The updates address vulnerabilities that could cause a crash and potentially allow an attacker to take control of the affected system.

Adobe has released a security update for Flash Player, fixing holes attackers could exploit to hijack vulnerable systems.

The update is for Adobe Flash Player 11.4.402.287 and earlier versions for Windows and Macintosh, Adobe Flash Player 11.2.202.243 and earlier versions for Linux, Adobe Flash Player 11.1.115.20 and earlier versions for Android 4.x, and Adobe Flash Player 11.1.111.19 and earlier versions for Android 3.x and 2.x

From Adobe's bulletin:

--Users of Adobe Flash Player 11.4.402.287 and earlier versions for Windows and Macintosh should update to Adobe Flash Player 11.5.502.110.

--Users of Adobe Flash Player 11.2.202.243 and earlier versions for Linux should update to Adobe Flash Player 11.2.202.251.

--Flash Player installed with Google Chrome will automatically be updated to the latest Google Chrome version, which will include Adobe Flash Player 11.5.31.2 for Windows, Macintosh and Linux.

--Flash Player installed with Internet Explorer 10 will automatically be updated to the latest Internet Explorer 10 version, which will include Adobe Flash Player 11.3.376.12 for Windows.

--Users of Adobe Flash Player 11.1.115.20 and earlier versions on Android 4.x devices should update to Adobe Flash Player 11.1.115.27.

--Users of Adobe Flash Player 11.1.111.19 and earlier versions for Android 3.x and earlier versions should update to Flash Player 11.1.111.24.

--Users of Adobe AIR 3.4.0.2710 and earlier versions for Windows and Macintosh, SDK (including AIR for iOS) and Android should update to Adobe AIR 3.5.0.600. 

During a recent interview, Brad Arkin -- Adobe's senior director of  security, standards, open source, and accessibility -- told me a huge focus has been getting users updated to the latest, most secure versions of its products.

"We've been putting a lot of incremental improvements into Reader but adoption wasn’t as high as we needed it to be," he said. "In April 2010 we turned on our auto-updater and that's increased deployment significantly.

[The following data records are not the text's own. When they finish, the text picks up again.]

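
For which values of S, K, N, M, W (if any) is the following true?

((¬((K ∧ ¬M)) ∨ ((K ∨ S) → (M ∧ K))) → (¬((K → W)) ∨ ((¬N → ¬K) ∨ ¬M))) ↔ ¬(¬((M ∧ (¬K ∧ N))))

S = True, K = False, N = True, M = True, W = True

  ((¬((K ∧ ¬M)) ∨ ((K ∨ S) → (M ∧ K))) → (¬((K → W)) ∨ ((¬N → ¬K) ∨ ¬M))) ↔ ¬(¬((M ∧ (¬K ∧ N)))) = True
    (¬((K ∧ ¬M)) ∨ ((K ∨ S) → (M ∧ K))) → (¬((K → W)) ∨ ((¬N → ¬K) ∨ ¬M)) = True
      ¬((K ∧ ¬M)) ∨ ((K ∨ S) → (M ∧ K)) = True
        ¬((K ∧ ¬M)) = True
          K ∧ ¬M = False
            ¬M = False
        (K ∨ S) → (M ∧ K) = False
          K ∨ S = True
          M ∧ K = False
      ¬((K → W)) ∨ ((¬N → ¬K) ∨ ¬M) = True
        ¬((K → W)) = False
          K → W = True
        (¬N → ¬K) ∨ ¬M = True
          ¬N → ¬K = True
            ¬N = False
            ¬K = True
          ¬M = False
    ¬(¬((M ∧ (¬K ∧ N)))) = True
      ¬((M ∧ (¬K ∧ N))) = False
        M ∧ (¬K ∧ N) = True
          ¬K ∧ N = True
            ¬K = True
The formula evaluates to True.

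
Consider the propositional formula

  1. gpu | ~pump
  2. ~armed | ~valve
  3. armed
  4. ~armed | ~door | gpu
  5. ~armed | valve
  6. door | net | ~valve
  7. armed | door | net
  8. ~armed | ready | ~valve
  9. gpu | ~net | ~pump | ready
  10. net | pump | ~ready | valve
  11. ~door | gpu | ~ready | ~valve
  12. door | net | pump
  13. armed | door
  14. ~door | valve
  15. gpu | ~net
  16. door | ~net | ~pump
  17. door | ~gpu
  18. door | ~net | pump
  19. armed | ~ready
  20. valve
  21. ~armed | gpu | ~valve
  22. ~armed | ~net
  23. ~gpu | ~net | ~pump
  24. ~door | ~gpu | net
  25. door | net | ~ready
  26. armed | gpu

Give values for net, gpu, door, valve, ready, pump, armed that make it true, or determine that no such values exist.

Case valve = True:
  (~armed | ~valve) forces armed = False.
  Clause (armed) is falsified — contradiction.
Case valve = False:
  Clause (valve) is falsified — contradiction.
Both cases fail, so the formula is unsatisfiable.

Unsatisfiable — no assignment works.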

In June 2011 we changed the default setting from semi-auto to silent auto. Users need the update but if asked they won’t want to be bothered. So the goal was to make it so they wouldn’t have to be bothered."

On other fronts, in February 2012 Adobe shipped the background updater for the Windows-based Flash Player and a couple weeks ago the same was done for the Mac version.